La strage dell’amianto nell’Oltrepò
Pavia, due ex manager Fibronit condannati per omicidio colposo. Sono 27 le morti accertate
Due colpevoli per 27 morti, nessun responsabile per le altre centinaia di vittime della strage da amianto che da decenni si consuma ai piedi delle colline dell’Oltrepò pavese. È questo il bilancio del processo di primo grado a carico di due ex manager della Fibronit, l’azienda di Broni (provincia di Pavia) che fino al ‘92 produceva manufatti in cementoamianto. Tredici anni dopo le prime denunce, il tribunale di Pavia ha condannato a 4 anni Michele Cardinale, 74 anni, ex amministratore delegato, e a 3 anni e 4 mesi l’ex direttore di stabilimento Lorenzo Mo, oggi settantenne. I giudici hanno anche stabilito una provvisionale di 20 mila euro per ogni erede di vittima che si è costituito parte civile. Assolto l’ex consigliere d’amministrazione Alvaro Galvani, 69 anni. Complessivamente le morti considerate nel processo erano oltre 280, ma per la grande maggioranza dei casi è scattata la prescrizione, favorita anche dai lunghi tempi di latenza del mesotelioma pleurico. Il micidiale tumore provocato dall’inalazione di fibre d’amianto, infatti, può rimanere asintomantico per decenni. Ma quando si manifesta — venti, trenta o anche quarant’anni dopo l’esposizione — non c’è più niente da fare. Non esiste cura, solo tentativi di ridurre le sofferenze del paziente.
Fino all’ultimo respiro
Proprio a questo si riferisce Silvio Mingrino, che in questo processo chiedeva giustizia per la morte di entrambi i genitori e ha ottenuto una condanna e una prescrizione: «Perché mio padre, ex dipendente Fibronit, è morto nel 1999, mentre la mamma, che era una casalinga e non ha mai messo piede in quella fabbrica, è mancata nel 2008. Comunque io non avrei neanche voluto condannare i due imputati al carcere — commenta — ma all’assistenza dei malati di mesotelioma fino al loro ultimo respiro, perché bisogna vivere vicino a quelle persone per capirne la sofferenza». E in questa terra «di vini e sapori» la Spoon river dell’amianto si allunga di almeno una cinquantina di nomi. L’epicentro dell’epidemia dei tumori «asbesto-correlati» è la Fibronit, una fabbrica che per quasi tutto il Novecento ha portato occupazione e sviluppo in mezzo alle campagne. Ma la produzione di manufatti a base di amianto ha portato anche uno strascico di lutti di cui ancora non si intravede la fine. All’inizio si ammalavano (e morivano) gli operai. Poi il mesotelioma ha iniziato a colpire le mogli che respiravano le fibre che entravano a casa con gli indumenti da lavoro.

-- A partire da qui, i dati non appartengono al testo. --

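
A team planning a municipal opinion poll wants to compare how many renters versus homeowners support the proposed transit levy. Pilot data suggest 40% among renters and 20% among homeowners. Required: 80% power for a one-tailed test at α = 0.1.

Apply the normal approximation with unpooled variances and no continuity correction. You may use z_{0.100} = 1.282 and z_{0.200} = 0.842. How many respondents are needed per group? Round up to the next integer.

n = 46 per group

n = (z_α + z_β)² · [p₁(1−p₁) + p₂(1−p₂)] / (p₁ − p₂)²
  = (1.282 + 0.842)² · (0.40·0.60 + 0.20·0.80) / (0.20)²
  = (2.124)² · (0.2400 + 0.1600) / 0.0400
  = 4.5114 · 0.4000 / 0.0400
  = 45.11
Round up → n = 46 per group.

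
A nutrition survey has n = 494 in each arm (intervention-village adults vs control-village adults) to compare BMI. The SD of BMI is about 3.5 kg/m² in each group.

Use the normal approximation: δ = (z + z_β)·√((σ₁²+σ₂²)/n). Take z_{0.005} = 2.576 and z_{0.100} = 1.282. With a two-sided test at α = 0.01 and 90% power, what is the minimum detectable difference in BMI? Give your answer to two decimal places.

δ = (z_{α/2} + z_β) · √((σ₁²+σ₂²)/n)
  = (2.576 + 1.282) · √(24.5/494)
  = 3.858 · √0.0496
  = 3.858 · 0.2227
  = 0.8592

Minimum detectable difference ≈ 0.86 kg/m²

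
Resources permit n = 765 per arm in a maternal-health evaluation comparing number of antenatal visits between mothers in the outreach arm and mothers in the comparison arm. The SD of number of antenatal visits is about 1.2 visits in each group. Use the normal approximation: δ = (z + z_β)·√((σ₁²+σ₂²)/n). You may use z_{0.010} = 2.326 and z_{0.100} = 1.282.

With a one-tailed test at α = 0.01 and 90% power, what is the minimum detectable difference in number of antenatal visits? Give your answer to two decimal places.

Minimum detectable difference ≈ 0.22 visits

δ = (z_α + z_β) · √((σ₁²+σ₂²)/n)
  = (2.326 + 1.282) · √(2.88/765)
  = 3.608 · √0.00376
  = 3.608 · 0.0614
  = 0.2214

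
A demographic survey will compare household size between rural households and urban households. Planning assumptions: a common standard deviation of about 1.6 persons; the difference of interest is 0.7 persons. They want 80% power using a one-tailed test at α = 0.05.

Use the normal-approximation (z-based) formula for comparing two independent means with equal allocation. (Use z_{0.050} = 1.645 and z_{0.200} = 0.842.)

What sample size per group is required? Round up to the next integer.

n = (z_α + z_β)² · (σ₁² + σ₂²) / δ²
  = (1.645 + 0.842)² · (2·1.6² = 5.12) / 0.7²
  = 6.1852 · 5.12 / 0.49
  = 64.63
Round up → n = 65 per group.

n = 65 per group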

Quindi la strage si è allargata a nuove generazioni e a tutta l’area tra Broni, Stradella e le colline, contaminata da polveri e manufatti d’amianto.
Peggio di Casale
Nonostante un tasso di incidenza dei tumori da asbesto persino più alto di quello di Casale Monferrato, la reazione delle vittime, degli amministratori pubblici e di una giustizia (spesso tentennante) non è stata altrettanto tempestiva e organizzata. Ma comunque la storia giudiziaria dimostra quanto sia difficile provare responsabilità penali (cioè individuali) per le morti da amianto. Al processo Fibronit, spiegano gli avvocati Fabio Zavatarelli e Maria Rosa carisano, le perizie hanno ragionato sul concetto di «dose-accumulo», cioè l’inalazione reiterata nel tempo delle fibre che hanno generato il mesotelioma, mentre in passato prevaleva il criterio della «dose-killer», cioè la singola esposizione all’origine della malattia. Ancora più difficile da dimostrare.
Ma la giustizia guarda al passato. Il presente e il futuro sono i 32 milioni di tonnellate di amianto sparsi in tutta Italia, che ogni anno costano circa tremila vite.